Now, this is just an example use and neither very elegant, nor computationally very efficient. It is just to demonstrate the concept of DataFrame pipelines. Taking these concepts, you can go really fancy with this - for example defining pipelines of pipelines etc.
However, taking this example you can achieve your goal of defining an arbitrary order of functions to be executed on your columns. You can now go one step further and apply one function at a time to specific columns, instead of applying functions across all columns.
For example, you can take my op_on_vals function and modify it so that it achieves what you outlined with row['A1']**2, row['A2']**3 and then use .pipe(op_across_columns, np.sum) to implement what you sketched with
def function(row):
return row['A1']**2 + row['A2']**3 + row['A3']**4
This shouldn't be too difficult, so I will leave the details of this implementation to you.
Edit (2017-07-11)
Here is another piece of code that uses functools.partial in order to create 'function prototypes' of a power function. These can be used to variably set an exponent for the power according to the number in the column names of the DataFrame.
This way we can use the numbers in A1, A2 etc. to calculate value**1, value**2 for each value in the corresponding column. Finally, we can sum them in order to get what you sketched with
row['A1']**2 + row['A2']**3 + row['A3']**4
You can find an excellent explanation of what functools.partial does on PyDanny's Blog. Let's look at the code:
import pandas as pd
import numpy as np
import re
from functools import partial
def power(base, exponent):
return base ** exponent
# Create example DataFrame.
np.random.seed(42)
col_names = 'A1 A2 A3 B1 B2 B3 C1 C2 C3'.split()
df = pd.DataFrame(np.random.rand(5, 9), columns=col_names)
# Separate 'letter''number' strings of columns into tuples of (letter, number).
match = re.findall(r"([A-Z]+)([0-9]+)", ''.join(df.columns.tolist()))
# Dictionary with 'prototype' functions for each column naming scheme.
func_dict = {'A': power, 'B': power, 'C': power}
# Initialize result columns with zeros.
for letter, _ in match:
df[letter+'_result'] = np.zeros_like(df[letter+'1'])
# Apply functions to columns
for letter, number in match:
col_name = ''.join([letter, number])
teh_function = partial(func_dict[letter], exponent=int(number))

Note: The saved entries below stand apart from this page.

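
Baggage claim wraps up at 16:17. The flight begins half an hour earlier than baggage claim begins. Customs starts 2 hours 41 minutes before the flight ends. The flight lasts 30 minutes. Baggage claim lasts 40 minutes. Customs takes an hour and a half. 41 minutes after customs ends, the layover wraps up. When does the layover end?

Baggage claim starts at 16:17 − 40 min = 15:37.
The flight starts at 15:37 − 30 min = 15:07.
The flight ends at 15:07 + 30 min = 15:37.
Customs starts at 15:37 − 161 min = 12:56.
Customs ends at 12:56 + 90 min = 14:26.
The layover ends at 14:26 + 41 min = 15:07.

15:07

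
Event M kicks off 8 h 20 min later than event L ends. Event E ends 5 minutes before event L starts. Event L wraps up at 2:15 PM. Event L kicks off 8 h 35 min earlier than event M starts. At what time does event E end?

1:55 PM

Event M starts at 2:15 PM + 500 min = 10:35 PM.
Event L starts at 10:35 PM − 515 min = 2:00 PM.
Event E ends at 2:00 PM − 5 min = 1:55 PM.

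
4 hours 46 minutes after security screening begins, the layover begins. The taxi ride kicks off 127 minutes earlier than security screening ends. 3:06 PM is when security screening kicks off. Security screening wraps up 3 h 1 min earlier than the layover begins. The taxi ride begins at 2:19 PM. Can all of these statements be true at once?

The layover starts at 3:06 PM + 286 min = 7:52 PM.
Security screening ends at 7:52 PM − 181 min = 4:51 PM.
The taxi ride starts at 4:51 PM − 127 min = 2:44 PM.
But the taxi ride is also said to start at 2:19 PM — a 25-minute conflict.

No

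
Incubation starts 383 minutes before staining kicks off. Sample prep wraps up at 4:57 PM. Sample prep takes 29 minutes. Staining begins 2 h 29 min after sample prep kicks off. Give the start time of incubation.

Sample prep starts at 4:57 PM − 29 min = 4:28 PM.
Staining starts at 4:28 PM + 149 min = 6:57 PM.
Incubation starts at 6:57 PM − 383 min = 12:34 PM.

12:34 PM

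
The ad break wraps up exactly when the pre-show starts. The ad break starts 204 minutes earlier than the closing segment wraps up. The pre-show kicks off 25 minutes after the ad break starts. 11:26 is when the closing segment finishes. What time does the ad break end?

08:27

The ad break starts at 11:26 − 204 min = 08:02.
The pre-show starts at 08:02 + 25 min = 08:27.
So the ad break ends at 08:27.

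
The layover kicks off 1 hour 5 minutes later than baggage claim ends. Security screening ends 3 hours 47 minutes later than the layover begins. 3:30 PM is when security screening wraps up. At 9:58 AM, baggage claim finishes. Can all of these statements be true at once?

The layover starts at 9:58 AM + 65 min = 11:03 AM.
Security screening ends at 11:03 AM + 227 min = 2:50 PM.
But security screening is also said to end at 3:30 PM — a 40-minute conflict.

No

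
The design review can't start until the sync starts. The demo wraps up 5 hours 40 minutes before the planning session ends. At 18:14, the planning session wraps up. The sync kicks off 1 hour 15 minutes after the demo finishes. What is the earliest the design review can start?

The demo ends at 18:14 − 340 min = 12:34.
The sync starts at 12:34 + 75 min = 13:49.
The design review is bounded by the sync, so the earliest it can start is 13:49.

13:49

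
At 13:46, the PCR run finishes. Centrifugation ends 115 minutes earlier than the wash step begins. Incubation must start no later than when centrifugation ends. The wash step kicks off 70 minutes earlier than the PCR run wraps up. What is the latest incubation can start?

The wash step starts at 13:46 − 70 min = 12:36.
Centrifugation ends at 12:36 − 115 min = 10:41.
Incubation is bounded by centrifugation, so the latest it can start is 10:41.

10:41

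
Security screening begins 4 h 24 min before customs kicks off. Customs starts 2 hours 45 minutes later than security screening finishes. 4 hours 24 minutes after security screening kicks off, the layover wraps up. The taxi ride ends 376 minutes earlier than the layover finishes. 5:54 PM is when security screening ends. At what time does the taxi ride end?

Customs starts at 5:54 PM + 165 min = 8:39 PM.
Security screening starts at 8:39 PM − 264 min = 4:15 PM.
The layover ends at 4:15 PM + 264 min = 8:39 PM.
The taxi ride ends at 8:39 PM − 376 min = 2:23 PM.

2:23 PM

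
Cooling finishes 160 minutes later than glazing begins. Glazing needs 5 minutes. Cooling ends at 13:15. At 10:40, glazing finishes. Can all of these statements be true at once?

Yes

Glazing starts at 10:40 − 5 min = 10:35.
Cooling ends at 10:35 + 160 min = 13:15.
That matches the stated 13:15, so the schedule is consistent.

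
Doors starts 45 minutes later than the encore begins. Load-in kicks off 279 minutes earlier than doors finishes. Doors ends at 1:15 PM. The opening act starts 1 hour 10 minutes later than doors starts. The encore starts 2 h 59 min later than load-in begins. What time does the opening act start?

Load-in starts at 1:15 PM − 279 min = 8:36 AM.
The encore starts at 8:36 AM + 179 min = 11:35 AM.
Doors starts at 11:35 AM + 45 min = 12:20 PM.
The opening act starts at 12:20 PM + 70 min = 1:30 PM.

1:30 PM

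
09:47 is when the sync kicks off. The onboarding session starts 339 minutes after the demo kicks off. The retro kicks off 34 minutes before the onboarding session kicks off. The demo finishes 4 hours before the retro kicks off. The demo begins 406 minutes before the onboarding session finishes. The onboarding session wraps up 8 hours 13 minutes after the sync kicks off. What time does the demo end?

The onboarding session ends at 09:47 + 493 min = 18:00.
The demo starts at 18:00 − 406 min = 11:14.
The onboarding session starts at 11:14 + 339 min = 16:53.
The retro starts at 16:53 − 34 min = 16:19.
The demo ends at 16:19 − 240 min = 12:19.

12:19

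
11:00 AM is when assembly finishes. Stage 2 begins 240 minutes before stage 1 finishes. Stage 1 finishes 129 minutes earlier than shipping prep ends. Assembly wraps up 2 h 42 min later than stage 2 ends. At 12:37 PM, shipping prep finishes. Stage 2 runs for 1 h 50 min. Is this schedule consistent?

Yes

Stage 1 ends at 12:37 PM − 129 min = 10:28 AM.
Stage 2 starts at 10:28 AM − 240 min = 6:28 AM.
Stage 2 ends at 6:28 AM + 110 min = 8:18 AM.
Assembly ends at 8:18 AM + 162 min = 11:00 AM.
That matches the stated 11:00 AM, so the schedule is consistent.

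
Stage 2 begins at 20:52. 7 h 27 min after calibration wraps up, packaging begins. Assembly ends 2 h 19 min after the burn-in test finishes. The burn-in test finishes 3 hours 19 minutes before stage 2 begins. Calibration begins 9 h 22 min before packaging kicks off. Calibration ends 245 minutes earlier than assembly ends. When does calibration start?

The burn-in test ends at 20:52 − 199 min = 17:33.
Assembly ends at 17:33 + 139 min = 19:52.
Calibration ends at 19:52 − 245 min = 15:47.
Packaging starts at 15:47 + 447 min = 23:14.
Calibration starts at 23:14 − 562 min = 13:52.

13:52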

df[letter+'_result'] += df[col_name].apply(teh_function)
print df
Output:
A1 A2 A3 B1 B2 B3 C1 \
0 0.374540 0.950714 0.731994 0.598658 0.156019 0.155995 0.058084
1 0.708073 0.020584 0.969910 0.832443 0.212339 0.181825 0.183405
2 0.431945 0.291229 0.611853 0.139494 0.292145 0.366362 0.456070
3 0.514234 0.592415 0.046450 0.607545 0.170524 0.065052 0.948886
4 0.304614 0.097672 0.684233 0.440152 0.122038 0.495177 0.034389
C2 C3 A_result B_result C_result
0 0.866176 0.601115 1.670611 0.626796 1.025551
1 0.304242 0.524756 1.620915 0.883542 0.420470
2 0.785176 0.199674 0.745815 0.274016 1.080532
3 0.965632 0.808397 0.865290 0.636899 2.409623
4 0.909320 0.258780 0.634494 0.576463 0.878582
You can replace the power functions in the func_dict with your own functions, for example one that sums the values with another value or performs some sort of fancy statistical calculations with them.
Using this in combination with the pipeline approach from my earlier edit should give you the tools to get the results that you need.